O investigador Luís Bernardino considera que uma Cabinda desligada de Angola seria rapidamente absorvida por outros países da região, defendendo soluções que passem por um referendo e uma mudança de postura de independentistas e do Governo angolano.
O investigador do Centro de Estudos Internacionais do Instituto Universitário de Lisboa (CEI-IUL) disse à Lusa que a questão de Cabinda foi sempre “complexa” para o Estado angolano, e não recebeu a devida atenção “por ter ficado diluída” devido à guerra civil de quase três décadas após a independência.
“O que tem estado associado a esta questão é sempre uma vontade de Cabinda se autonomizar relativamente a Angola”, enquanto o Governo angolano (apoiado pelo MPLA, partido no poder desde 1975) tem outro entendimento e sempre teve uma postura “muito pouco atenta” a estas pretensões, explicou o também docente.

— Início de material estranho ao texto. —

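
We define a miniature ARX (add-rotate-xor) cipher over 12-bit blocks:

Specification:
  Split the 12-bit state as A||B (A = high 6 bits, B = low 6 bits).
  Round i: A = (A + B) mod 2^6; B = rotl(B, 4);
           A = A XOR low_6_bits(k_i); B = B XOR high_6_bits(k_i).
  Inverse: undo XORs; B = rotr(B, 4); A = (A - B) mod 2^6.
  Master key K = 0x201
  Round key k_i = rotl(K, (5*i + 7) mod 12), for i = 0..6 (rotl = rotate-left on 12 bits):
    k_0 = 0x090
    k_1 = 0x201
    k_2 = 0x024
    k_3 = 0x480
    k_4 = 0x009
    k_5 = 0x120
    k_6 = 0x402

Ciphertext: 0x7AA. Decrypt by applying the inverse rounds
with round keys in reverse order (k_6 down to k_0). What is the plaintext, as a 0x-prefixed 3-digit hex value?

s_0 = ciphertext = 0x7AA
s_1 = InvRound(s_0, k_6) = 0xC6B
s_2 = InvRound(s_1, k_5) = 0x4FE
s_3 = InvRound(s_2, k_4) = 0x7FB
s_4 = InvRound(s_3, k_3) = 0xE66
s_5 = InvRound(s_4, k_2) = 0x0DA
s_6 = InvRound(s_5, k_1) = 0xE49
s_7 = InvRound(s_6, k_0) = 0xF6C

0xF6C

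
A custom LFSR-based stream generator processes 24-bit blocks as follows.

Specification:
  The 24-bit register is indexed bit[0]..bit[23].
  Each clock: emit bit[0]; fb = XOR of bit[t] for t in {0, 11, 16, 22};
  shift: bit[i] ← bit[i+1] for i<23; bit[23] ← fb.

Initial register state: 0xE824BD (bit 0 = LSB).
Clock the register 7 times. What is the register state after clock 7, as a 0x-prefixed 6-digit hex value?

reg_0 = 0xE824BD
clock 1: out=1, reg = 0x74125E
clock 2: out=0, reg = 0xBA092F
clock 3: out=1, reg = 0x5D0497
clock 4: out=1, reg = 0xAE824B
clock 5: out=1, reg = 0xD74125
clock 6: out=1, reg = 0xEBA092
clock 7: out=0, reg = 0x75D049

0x75D049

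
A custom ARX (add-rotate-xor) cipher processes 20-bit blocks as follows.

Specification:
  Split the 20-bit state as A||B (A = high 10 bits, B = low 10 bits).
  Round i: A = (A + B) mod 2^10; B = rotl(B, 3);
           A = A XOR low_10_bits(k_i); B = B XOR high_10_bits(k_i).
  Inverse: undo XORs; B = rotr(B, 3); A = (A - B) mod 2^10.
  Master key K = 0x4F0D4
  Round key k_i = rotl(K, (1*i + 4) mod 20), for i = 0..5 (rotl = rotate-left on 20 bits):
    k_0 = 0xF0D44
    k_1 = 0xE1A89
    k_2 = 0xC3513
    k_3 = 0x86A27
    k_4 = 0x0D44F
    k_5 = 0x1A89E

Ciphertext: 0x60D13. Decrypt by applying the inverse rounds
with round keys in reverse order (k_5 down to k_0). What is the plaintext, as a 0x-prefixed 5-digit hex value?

s_0 = ciphertext = 0x60D13
s_1 = InvRound(s_0, k_5) = 0x1B8AF
s_2 = InvRound(s_1, k_4) = 0xC3913
s_3 = InvRound(s_2, k_3) = 0x120E1
s_4 = InvRound(s_3, k_2) = 0xB7A7D
s_5 = InvRound(s_4, k_1) = 0xA61BF
s_6 = InvRound(s_5, k_0) = 0x6364F

0x6364F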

A região de Cabinda tem sido, assim, mantida sob um regime especial, com uma forte presença militar e é através desta militarização da província que se exerce também o controlo político, considerou.
Luís Bernardino defendeu que qualquer solução para Cabinda deve passar por um referendo que permita avaliar qual o sentimento da população sobre esta questão, e se é mais favorável à autonomia, independência, ou manter a ligação a Angola, procurando que esta decisão não seja influenciada pelas potências regionais à volta daquela província do norte de Angola, mas descontinuada geograficamente.
“Esse é que é o problema, se Cabinda se tornasse uma província desligada de Angola, automaticamente vai ser absorvida pelas potencias regionais que estão à volta”, como a República Democrática do Congo e outros que têm interesse nas riquezas da região, essencialmente o petróleo, sublinhou o especialista em defesa e segurança.
No entanto, “manter esta situação pela força, vai desgastar, até criar o que pode ser uma tensão regional, que pode levar a uma militarização, uma área de conflito que não interessa nem a Angola nem às populações ou às FLEC [Frente para a Libertação do Enclave de Cabinda-Forças Armadas de Cabinda], que estão envolvidas neste processo político”, comentou.
O académico sugeriu que poderia encontrar-se um processo que tornasse Cabinda numa região autónoma gerida por Angola, o que não seria fácil de aceitar por Luanda, reconheceu, mas iria aliviar a tensão.
Quanto à FLEC, considerou que deve evoluir para uma força política, em vez de continuar associada a um movimento militar independentista, e “moderar o seu discurso e a sua forma de atuar, tanto internamente, na província de Cabinda, como externamente”, já que o movimento se esforça por manter uma política externa dinâmica e viva.
Apesar de a FLEC manter algumas ações de guerrilha contra as forças armadas angolanas em Cabinda, Luís Bernardino disse acreditar que a sua maior força está no exterior, na sua capacidade internacional de tentar mobilizar o apoio de outros países da região para a sua causa.
“Isso é algo que pode transformar este conflito, levar a que este conflito possa extravasar a própria dimensão de Cabinda e incluir outros atores não só africanos, mas também europeus”, observou.
“Às FLEC interessa-lhes internacionalizar o conflito (…) colocar a questão de Cabinda na agenda internacional para que tenha maior dimensão, enquanto aos países que têm ligação com Angola interessa o contrário”, prosseguiu o investigador, salientando que Portugal nunca se deverá envolver nesta questão, “não só pelas razões históricas, mas também pelo impacto que tem naquilo que é a sua política externa”.
Considerou, por outro lado, que a realização de um referendo seria um passo para que Angola “desse voz” ao povo cabindense, partindo-se daí para uma negociação partilhada sobre uma eventual autonomia.
“Mas isto passa por uma mudança radical das FLEC. Há aqui uma tensão latente em que ambas as partes estão extremadas (…) esta situação está a ser mantida um bocado pela força, até quando não sabemos, mas há aqui situações muito complexas e isto implica obviamente uma mudança de postura de ambas as partes”, comentou.
A FLEC mantém há vários anos uma luta pela independência do território, de onde provém grande parte do petróleo angolano, alegando que o enclave era um protetorado português - tal como ficou estabelecido no Tratado de Simulambuco, assinado em 1885 - e não parte integrante do território angolano.